Karya: Firdawati
Fajar menyapa dengan cahaya yang megah,
Namun di dalam rumah, suasananya pecah.
Bukan kicau burung yang bangunkan tidurku
Tapi jeritan parau tentang dompet yang membeku.
Kata demi kata menghantam telinga,
Ekonomi yang runtuh merenggut bahagia.
Hatiku hancur bak kaca yang terhempas,
Membuat napas dada ini terasa sesak dan lepas.
Ke mana lagi aku harus melangkah pergi?
Jika rumah tak lagi jadi tempat berteduh diri.
Setiap pagi berganti menjadi hantu yang ngeri, Meninggalkan luka mendalam di sudut sanubari.
Di sekolah, bayang-bayang itu terus mengejar,
Tagihan SPP membuat dinding nyaliku runtuh dan pudar.
Lirikan mata teman menjadi pisau yang tajam, Mengejek kemiskinan yang membuat duniaku kelam.

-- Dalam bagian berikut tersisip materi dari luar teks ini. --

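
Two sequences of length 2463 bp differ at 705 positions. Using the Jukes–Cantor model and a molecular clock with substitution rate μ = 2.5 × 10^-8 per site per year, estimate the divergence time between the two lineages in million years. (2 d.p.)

p = 705/2463 ≈ 0.286236.
d = −(3/4) ln(1 − 4p/3) = −0.75 ln(1 − 0.381648) = −0.75 ln(0.618352)
  = −0.75 × (-0.480697) = 0.360523 substitutions/site.
Under a molecular clock d = 2μt, so t = d/(2μ) = 0.360523 / (2 × 2.5 × 10^-8) = 7.21 million years.

7.21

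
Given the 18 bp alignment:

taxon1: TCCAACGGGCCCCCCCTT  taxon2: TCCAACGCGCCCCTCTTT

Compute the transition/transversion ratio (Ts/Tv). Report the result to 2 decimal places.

2.00

Transitions are A↔G and C↔T; transversions are all other mismatches.
Transitions: 2. Transversions: 1.
R = 2/1 = 2.00.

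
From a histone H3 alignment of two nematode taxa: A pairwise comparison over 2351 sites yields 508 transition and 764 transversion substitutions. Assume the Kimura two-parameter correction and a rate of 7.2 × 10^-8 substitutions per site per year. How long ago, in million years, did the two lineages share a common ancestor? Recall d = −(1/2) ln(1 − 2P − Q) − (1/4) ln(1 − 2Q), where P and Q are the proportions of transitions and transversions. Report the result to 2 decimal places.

6.74

P = 508/2351 ≈ 0.216078 and Q = 764/2351 ≈ 0.324968.
Under the Kimura two-parameter model, d = −½ ln(1 − 2P − Q) − ¼ ln(1 − 2Q).
1 − 2P − Q = 0.242876, giving −½ ln(0.242876) = 0.707602.
1 − 2Q = 0.350064, giving −¼ ln(0.350064) = 0.262410.
d = 0.707602 + 0.262410 = 0.970012.
Under a molecular clock d = 2μt, so t = d/(2μ) = 0.970012 / (2 × 7.2 × 10^-8) = 6.74 million years.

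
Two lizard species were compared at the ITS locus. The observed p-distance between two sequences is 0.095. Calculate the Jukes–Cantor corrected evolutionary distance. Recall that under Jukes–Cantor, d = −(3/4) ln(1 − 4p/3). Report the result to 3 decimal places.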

Rasa malu ini mengikat kuat di leherku,
Saat namaku dipanggil karena tunggakan itu.
Hancur, hatiku hancur sehancur-hancurnya, Menanggung beban yang bukan seharusnya.
Aku berdiri di tengah badai tanpa daya,
Ingin membantu, tapi tangan kecilku tak punya apa-apa.
Tuhan, sudahi riuh yang menyiksa batin ini,
Aku hanya rindu kedamaian di pagi hari.